Quelle est sont les principales difficultés que vous avez, ou allez, rencontrer ?
André Martres :
Je n’étais pas jusqu’à présent dans l’organisation, mais je crois que les très nombreux contacts avec les mairies, notamment, pour établir le parcours sont fondamentaux. Ce que j’aimerais réussir c’est de parvenir à caler l’itinéraire assez tôt afin d’éviter dans la mesure du possible les précipitations et l’affolement des derniers mois, qui me semblent de toute façon pratiquement inévitables.
Lucien Aimar :
Je lisais dans l’Equipe une interview de Fabian Cancellara qui affirmait que pour les coureurs le plus important dans une course à étape c’est le confort des hôtels, ce qui facilite la récupération.
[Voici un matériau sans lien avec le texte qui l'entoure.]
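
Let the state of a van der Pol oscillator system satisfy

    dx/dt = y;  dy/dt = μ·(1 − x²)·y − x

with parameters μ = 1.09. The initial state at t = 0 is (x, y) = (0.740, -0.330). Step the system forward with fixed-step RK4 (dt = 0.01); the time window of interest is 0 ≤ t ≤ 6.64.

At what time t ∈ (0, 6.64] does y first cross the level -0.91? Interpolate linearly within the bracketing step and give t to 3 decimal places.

t=0.000: state=(0.740, -0.330)
step 1 (dt=0.01): k1=(-0.330, -0.903), k2=(-0.335, -0.904), k3=(-0.335, -0.904), k4=(-0.339, -0.906); state += dt/6·(k1+2k2+2k3+k4)
t=0.010: state=(0.737, -0.339)
t=0.020: state=(0.733, -0.348)
t=0.030: state=(0.730, -0.357)
continuing one RK4 step at a time; state shown every 25 steps (Δt=0.25):
t=0.250: state=(0.628, -0.567)
t=0.500: state=(0.454, -0.838)
t=0.550: state=(0.410, -0.898)
next step: t=0.560: state=(0.401, -0.910) — y has crossed -0.91
linear interpolation between t=0.550 (-0.89774) and t=0.560 (-0.91003) → t≈0.560

t = 0.560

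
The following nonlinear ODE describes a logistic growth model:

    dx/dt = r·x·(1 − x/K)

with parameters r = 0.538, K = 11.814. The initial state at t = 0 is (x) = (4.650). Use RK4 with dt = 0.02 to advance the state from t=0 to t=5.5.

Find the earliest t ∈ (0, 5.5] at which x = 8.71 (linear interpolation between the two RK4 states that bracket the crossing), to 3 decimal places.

t=0.000: state=(4.650)
step 1 (dt=0.02): k1=(1.517), k2=(1.519), k3=(1.519), k4=(1.520); state += dt/6·(k1+2k2+2k3+k4)
t=0.020: state=(4.680)
t=0.040: state=(4.711)
t=0.060: state=(4.741)
continuing one RK4 step at a time; state shown every 10 steps (Δt=0.2):
t=0.200: state=(4.957)
t=0.400: state=(5.269)
t=0.600: state=(5.584)
t=0.800: state=(5.902)
t=1.000: state=(6.219)
t=1.200: state=(6.535)
t=1.400: state=(6.847)
t=1.600: state=(7.154)
t=1.800: state=(7.454)
t=2.000: state=(7.745)
t=2.200: state=(8.027)
t=2.400: state=(8.299)
t=2.600: state=(8.559)
t=2.720: state=(8.709)
next step: t=2.740: state=(8.733) — x has crossed 8.71
linear interpolation between t=2.720 (8.70858) and t=2.740 (8.73315) → t≈2.721

t = 2.721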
Le Tour Méditerranéen a toujours privilégié cet aspect et il compte énormément je suis bien placé pour le savoir. C’est aussi l’une des difficultés principales de l’organisation parce que les hôtels coûtent très chers. J’ajoute qu’une bonne course à étape c’est celle qui propose de bons hôtels, un bon parcours et qui réunit de bons coureurs !
Dans quel état d’esprit êtes-vous en ce moment ?
André Martres :
Je voudrais insister sur deux évidences : tout d’abord nous reprenons le Tour Méditerranéen sans esprit de révolution, sans chasse aux sorcières, tous ceux qui travaillaient avec Lucien Aimar et qui le souhaitent, continueront donc à travailler pour le Tour Méditerranéen, sans aucun problème. Ensuite, j’ajoute que Lucien sera toujours chez lui dans la course. Je voulais lui mettre à disposition une voiture avec un chauffeur pour qu’il profite enfin de l’épreuve, mais ce n’est pas dans sa philosophie, il préfère piloter lui- même, ce qu’il fera bien sûr. Enfin je veux vraiment développer le côté médiatique, parvenir à assurer un direct de la course, ça vraiment cela me tient à cœur, moi l’homme de télé qui ait réalisé de si nombreux directs !
Lucien Aimar :
Je suis prêt à donner un coup de main pour faciliter la passation de pouvoir, je sais combien de démarches il faut multiplier pour concrétiser un objectif. Pendant trois ans je serai un peu l’œil qui regardera tout cela d’en haut, avant de lâcher complètement la nouvelle équipe, mais de toute façon je me refuse à intervenir, je fais amplement confiance à André Martres et son équipe et c’est bien qu’un esprit nouveau souffle sur la course.